One complaint about the original game concerned long loading times when moving your character between zones. Postal 2 didn’t have separate maps, but the wide-open town still required transitions, since the geography of Paradise couldn’t fit into memory completely. Loading times aren’t a problem in the Apocalypse Weekend expansion because this time traditional self-contained levels are employed. Nevertheless I miss the more free-form nature of Postal 2. You could tackle objectives in any order, or simply wander off to explore your surroundings. The levels of Apocalypse Weekend give the game a linear structure that doesn’t provide the same rewarding sense of freedom.

Whatever. These grumbles aren’t nearly enough to derail the twisted fun. One great improvement is the addition of awesome melee weapons. A new sickle can split foes in two with a single swipe. In one mission, a sledge hammer is used to bean cows on the head. Their bloated bodies collapse like sacks of wet cement. The most enjoyable weapon has to be the boomerang machete, which quickly separates arms, legs and heads from opponents’ torsos.

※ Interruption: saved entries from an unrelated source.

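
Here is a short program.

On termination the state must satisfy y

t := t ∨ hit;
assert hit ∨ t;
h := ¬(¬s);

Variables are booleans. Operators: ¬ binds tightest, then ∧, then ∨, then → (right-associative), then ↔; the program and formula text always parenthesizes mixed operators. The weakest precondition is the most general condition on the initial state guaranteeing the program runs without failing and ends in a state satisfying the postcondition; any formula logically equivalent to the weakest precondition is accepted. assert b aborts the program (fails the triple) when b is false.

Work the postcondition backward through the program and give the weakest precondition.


Working backward. After the program, y must hold.
Before h := ¬(¬s): y
Before assert hit ∨ t: (hit ∨ t) ∧ y
Before t := t ∨ hit: (hit ∨ t) ∧ y
Answer: WP = (hit ∨ t) ∧ y


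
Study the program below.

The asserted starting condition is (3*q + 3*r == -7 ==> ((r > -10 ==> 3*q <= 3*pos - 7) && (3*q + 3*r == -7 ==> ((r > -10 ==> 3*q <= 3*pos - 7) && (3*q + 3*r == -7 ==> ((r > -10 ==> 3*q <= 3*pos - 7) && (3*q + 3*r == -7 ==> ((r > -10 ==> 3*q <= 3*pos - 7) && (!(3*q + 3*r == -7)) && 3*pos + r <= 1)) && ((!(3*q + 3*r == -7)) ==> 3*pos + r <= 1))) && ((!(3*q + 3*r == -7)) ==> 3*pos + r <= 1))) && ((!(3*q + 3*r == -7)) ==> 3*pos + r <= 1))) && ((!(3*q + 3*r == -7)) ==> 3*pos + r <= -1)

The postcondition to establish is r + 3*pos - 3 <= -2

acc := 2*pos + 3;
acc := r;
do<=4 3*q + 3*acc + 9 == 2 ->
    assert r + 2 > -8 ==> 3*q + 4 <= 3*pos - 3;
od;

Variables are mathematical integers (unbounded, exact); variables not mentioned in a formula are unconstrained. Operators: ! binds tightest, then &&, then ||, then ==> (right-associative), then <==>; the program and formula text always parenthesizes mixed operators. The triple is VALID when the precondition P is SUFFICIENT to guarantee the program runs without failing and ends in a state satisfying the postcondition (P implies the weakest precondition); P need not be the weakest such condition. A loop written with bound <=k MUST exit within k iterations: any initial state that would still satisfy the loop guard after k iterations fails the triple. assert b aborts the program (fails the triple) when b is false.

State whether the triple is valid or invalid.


Working backward. After the program, the postcondition r + 3*pos - 3 <= -2 must hold; in canonical form it is 3*pos + r <= 1.
Before the loop (bound <=4), unroll the exhaustion recursion (WP_0 = exit-now case; WP_j = one more guarded iteration, up to j = 4):
  WP_0: (!(3*acc + 3*q == -7)) && 3*pos + r <= 1
  WP_1: (3*acc + 3*q == -7 ==> ((r > -10 ==> 3*q <= 3*pos - 7) && (!(3*acc + 3*q == -7)) && 3*pos + r <= 1)) && ((!(3*acc + 3*q == -7)) ==> 3*pos + r <= 1)
  WP_2: (3*acc + 3*q == -7 ==> ((r > -10 ==> 3*q <= 3*pos - 7) && (3*acc + 3*q == -7 ==> ((r > -10 ==> 3*q <= 3*pos - 7) && (!(3*acc + 3*q == -7)) && 3*pos + r <= 1)) && ((!(3*acc + 3*q == -7)) ==> 3*pos + r <= 1))) && ((!(3*acc + 3*q == -7)) ==> 3*pos + r <= 1)
  WP_3: (3*acc + 3*q == -7 ==> ((r > -10 ==> 3*q <= 3*pos - 7) && (3*acc + 3*q == -7 ==> ((r > -10 ==> 3*q <= 3*pos - 7) && (3*acc + 3*q == -7 ==> ((r > -10 ==> 3*q <= 3*pos - 7) && (!(3*acc + 3*q == -7)) && 3*pos + r <= 1)) && ((!(3*acc + 3*q == -7)) ==> 3*pos + r <= 1))) && ((!(3*acc + 3*q == -7)) ==> 3*pos + r <= 1))) && ((!(3*acc + 3*q == -7)) ==> 3*pos + r <= 1)
  WP_4: (3*acc + 3*q == -7 ==> ((r > -10 ==> 3*q <= 3*pos - 7) && (3*acc + 3*q == -7 ==> ((r > -10 ==> 3*q <= 3*pos - 7) && (3*acc + 3*q == -7 ==> ((r > -10 ==> 3*q <= 3*pos - 7) && (3*acc + 3*q == -7 ==> ((r > -10 ==> 3*q <= 3*pos - 7) && (!(3*acc + 3*q == -7)) && 3*pos + r <= 1)) && ((!(3*acc + 3*q == -7)) ==> 3*pos + r <= 1))) && ((!(3*acc + 3*q == -7)) ==> 3*pos + r <= 1))) && ((!(3*acc + 3*q == -7)) ==> 3*pos + r <= 1))) && ((!(3*acc + 3*q == -7)) ==> 3*pos + r <= 1)
So before the loop: (3*acc + 3*q == -7 ==> ((r > -10 ==> 3*q <= 3*pos - 7) && (3*acc + 3*q == -7 ==> ((r > -10 ==> 3*q <= 3*pos - 7) && (3*acc + 3*q == -7 ==> ((r > -10 ==> 3*q <= 3*pos - 7) && (3*acc + 3*q == -7 ==> ((r > -10 ==> 3*q <= 3*pos - 7) && (!(3*acc + 3*q == -7)) && 3*pos + r <= 1)) && ((!(3*acc + 3*q == -7)) ==> 3*pos + r <= 1))) && ((!(3*acc + 3*q == -7)) ==> 3*pos + r <= 1))) && ((!(3*acc + 3*q == -7)) ==> 3*pos + r <= 1))) && ((!(3*acc + 3*q == -7)) ==> 3*pos + r <= 1)
Before acc := r: (3*q + 3*r == -7 ==> ((r > -10 ==> 3*q <= 3*pos - 7) && (3*q + 3*r == -7 ==> ((r > -10 ==> 3*q <= 3*pos - 7) && (3*q + 3*r == -7 ==> ((r > -10 ==> 3*q <= 3*pos - 7) && (3*q + 3*r == -7 ==> ((r > -10 ==> 3*q <= 3*pos - 7) && (!(3*q + 3*r == -7)) && 3*pos + r <= 1)) && ((!(3*q + 3*r == -7)) ==> 3*pos + r <= 1))) && ((!(3*q + 3*r == -7)) ==> 3*pos + r <= 1))) && ((!(3*q + 3*r == -7)) ==> 3*pos + r <= 1))) && ((!(3*q + 3*r == -7)) ==> 3*pos + r <= 1)
Before acc := 2*pos + 3: (3*q + 3*r == -7 ==> ((r > -10 ==> 3*q <= 3*pos - 7) && (3*q + 3*r == -7 ==> ((r > -10 ==> 3*q <= 3*pos - 7) && (3*q + 3*r == -7 ==> ((r > -10 ==> 3*q <= 3*pos - 7) && (3*q + 3*r == -7 ==> ((r > -10 ==> 3*q <= 3*pos - 7) && (!(3*q + 3*r == -7)) && 3*pos + r <= 1)) && ((!(3*q + 3*r == -7)) ==> 3*pos + r <= 1))) && ((!(3*q + 3*r == -7)) ==> 3*pos + r <= 1))) && ((!(3*q + 3*r == -7)) ==> 3*pos + r <= 1))) && ((!(3*q + 3*r == -7)) ==> 3*pos + r <= 1)
The weakest precondition is (3*q + 3*r == -7 ==> ((r > -10 ==> 3*q <= 3*pos - 7) && (3*q + 3*r == -7 ==> ((r > -10 ==> 3*q <= 3*pos - 7) && (3*q + 3*r == -7 ==> ((r > -10 ==> 3*q <= 3*pos - 7) && (3*q + 3*r == -7 ==> ((r > -10 ==> 3*q <= 3*pos - 7) && (!(3*q + 3*r == -7)) && 3*pos + r <= 1)) && ((!(3*q + 3*r == -7)) ==> 3*pos + r <= 1))) && ((!(3*q + 3*r == -7)) ==> 3*pos + r <= 1))) && ((!(3*q + 3*r == -7)) ==> 3*pos + r <= 1))) && ((!(3*q + 3*r == -7)) ==> 3*pos + r <= 1).
Check whether (3*q + 3*r == -7 ==> ((r > -10 ==> 3*q <= 3*pos - 7) && (3*q + 3*r == -7 ==> ((r > -10 ==> 3*q <= 3*pos - 7) && (3*q + 3*r == -7 ==> ((r > -10 ==> 3*q <= 3*pos - 7) && (3*q + 3*r == -7 ==> ((r > -10 ==> 3*q <= 3*pos - 7) && (!(3*q + 3*r == -7)) && 3*pos + r <= 1)) && ((!(3*q + 3*r == -7)) ==> 3*pos + r <= 1))) && ((!(3*q + 3*r == -7)) ==> 3*pos + r <= 1))) && ((!(3*q + 3*r == -7)) ==> 3*pos + r <= 1))) && ((!(3*q + 3*r == -7)) ==> 3*pos + r <= -1) implies it.
Every state satisfying the precondition satisfies the weakest precondition: the implication holds.
Answer: valid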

Postal 2: Apocalypse Weekend’s brand of humor and action can rightfully be called vulgar, but this label isn’t a critical jab. Nobel prize winning playwright George Bernard Shaw put it best when he said, “Vulgarity is a necessary part of a complete author’s equipment; and the clown is sometimes the best part of the circus.” The low-brow, circus-like atmosphere of Apocalypse Weekend is undeniably puerile, and undeniably entertaining. Your game collection won’t be complete without it.